Plus de 54 % des Ontariens interrogés sont très ou assez en désaccord avec la réforme du Programme ontarien en matière d’autisme, qui doit entrer en vigueur le 1er avril. Moins d’un électeur sur trois (28 %) appuie le gouvernement Ford dans sa démarche à ce sujet.

Doug Ford est le chef de parti dont la cote de popularité est la plus basse, 55 % des électeurs disant avoir une opinion défavorable à son égard. Celle qui s’en tire le mieux dans cette catégorie est Andrea Horwath (NPD), pour qui presque autant de gens ont un avis défavorable (34,3 %) que favorable (33,6 %). Quant à John Fraser, député d’Ottawa-Sud et chef intérimaire des libéraux, les deux tiers des gens sondés (68 %) disent ne pas être certains de le connaître ou sont incertains.

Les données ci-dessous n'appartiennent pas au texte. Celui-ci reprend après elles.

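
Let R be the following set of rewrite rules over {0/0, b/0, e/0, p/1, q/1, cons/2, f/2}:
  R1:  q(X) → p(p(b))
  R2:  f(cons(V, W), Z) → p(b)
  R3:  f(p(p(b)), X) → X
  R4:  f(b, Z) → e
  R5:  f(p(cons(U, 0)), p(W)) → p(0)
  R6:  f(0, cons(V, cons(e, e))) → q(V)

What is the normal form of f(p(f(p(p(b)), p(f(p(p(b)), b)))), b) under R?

b

1. f(p(f(p(p(b)), p(f(p(p(b)), b)))), b)  →  f(p(p(f(p(p(b)), b))), b)   [R3 at 1.1]
2. f(p(p(f(p(p(b)), b))), b)  →  f(p(p(b)), b)   [R3 at 1.1.1]
3. f(p(p(b)), b)  →  b   [R3 at ε]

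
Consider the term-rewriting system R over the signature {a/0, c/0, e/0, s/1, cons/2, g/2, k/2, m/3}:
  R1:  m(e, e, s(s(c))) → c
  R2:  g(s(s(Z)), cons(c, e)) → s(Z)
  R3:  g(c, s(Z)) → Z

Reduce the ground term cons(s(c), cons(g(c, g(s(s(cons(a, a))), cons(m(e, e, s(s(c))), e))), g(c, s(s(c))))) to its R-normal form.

cons(s(c), cons(cons(a, a), s(c)))

1. cons(s(c), cons(g(c, g(s(s(cons(a, a))), cons(m(e, e, s(s(c))), e))), g(c, s(s(c)))))  →  cons(s(c), cons(g(c, g(s(s(cons(a, a))), cons(c, e))), g(c, s(s(c)))))   [R1 at 2.1.2.2.1]
2. cons(s(c), cons(g(c, g(s(s(cons(a, a))), cons(c, e))), g(c, s(s(c)))))  →  cons(s(c), cons(g(c, s(cons(a, a))), g(c, s(s(c)))))   [R2 at 2.1.2]
3. cons(s(c), cons(g(c, s(cons(a, a))), g(c, s(s(c)))))  →  cons(s(c), cons(cons(a, a), g(c, s(s(c)))))   [R3 at 2.1]
4. cons(s(c), cons(cons(a, a), g(c, s(s(c)))))  →  cons(s(c), cons(cons(a, a), s(c)))   [R3 at 2.2]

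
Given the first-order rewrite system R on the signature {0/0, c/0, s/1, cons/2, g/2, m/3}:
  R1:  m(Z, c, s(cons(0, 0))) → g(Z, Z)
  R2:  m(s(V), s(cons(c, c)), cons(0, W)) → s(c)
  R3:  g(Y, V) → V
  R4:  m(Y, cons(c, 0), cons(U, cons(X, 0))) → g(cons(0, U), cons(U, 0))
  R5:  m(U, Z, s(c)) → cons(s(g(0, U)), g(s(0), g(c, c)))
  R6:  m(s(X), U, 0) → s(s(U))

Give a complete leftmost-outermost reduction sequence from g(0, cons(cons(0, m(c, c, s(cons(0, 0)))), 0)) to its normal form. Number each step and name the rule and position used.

1. g(0, cons(cons(0, m(c, c, s(cons(0, 0)))), 0))  →  cons(cons(0, m(c, c, s(cons(0, 0)))), 0)   [R3 at ε]
2. cons(cons(0, m(c, c, s(cons(0, 0)))), 0)  →  cons(cons(0, g(c, c)), 0)   [R1 at 1.2]
3. cons(cons(0, g(c, c)), 0)  →  cons(cons(0, c), 0)   [R3 at 1.2]

cons(cons(0, c), 0)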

« Ce qui est particulier, c’est que tous les chefs ont une plus grande proportion d’opinions défavorables que favorables à leur égard. Il devrait y avoir un questionnement de ce côté-là. [...] Dans le cas de M. Fraser et des libéraux, le fait qu’il s’agit d’un chef par intérim, ça engendre de l’incertitude et de l’inconnu auprès des électeurs. C’est plus difficile pour eux de se forger une opinion. Ils seront plus en mesure de se prononcer une fois qu’il y aura une course à la chefferie, qui amène de la visibilité et aide les candidats à se faire connaître. Mais de voir qu’autant de gens sont incapables de se prononcer, considérant que le parti a été au pouvoir pendant plusieurs années, il y a des questions à se poser chez les libéraux ontariens », soutient Luc Fortin.

Le Parti progressiste-conservateur tire une grande part de sa popularité chez les hommes, qui l’appuient dans une proportion de 44 %, soit quasi autant que les résultats combinés des libéraux et des néo-démocrates auprès du même électorat. C’est le contraire chez les femmes, dont les intentions de vote pour l’équipe de M. Ford sont de 25 %. C’est le NPD qui détient la plus grande part du gâteau chez les électrices (31 %).

La tranche d’âge la plus défavorable au gouvernement Ford s’avère les 18-34 ans, qui préfère le NPD (30 %), mais les progressistes-conservateurs maintiennent leur avance toutes les autres catégories, surtout les 50-64 ans (42 %).

Le sondage Mainstreet a été réalisé les 21 et 22 mars auprès de 1290 personnes en Ontario. Sa marge d’erreur est de +- 2,7 %.

Les progressistes-conservateurs détiennent actuellement 73 sièges à Queen’s Park, alors que les néo-démocrates ont 40 sièges. Les libéraux ont sept députés, alors que l’on compte trois élus indépendants.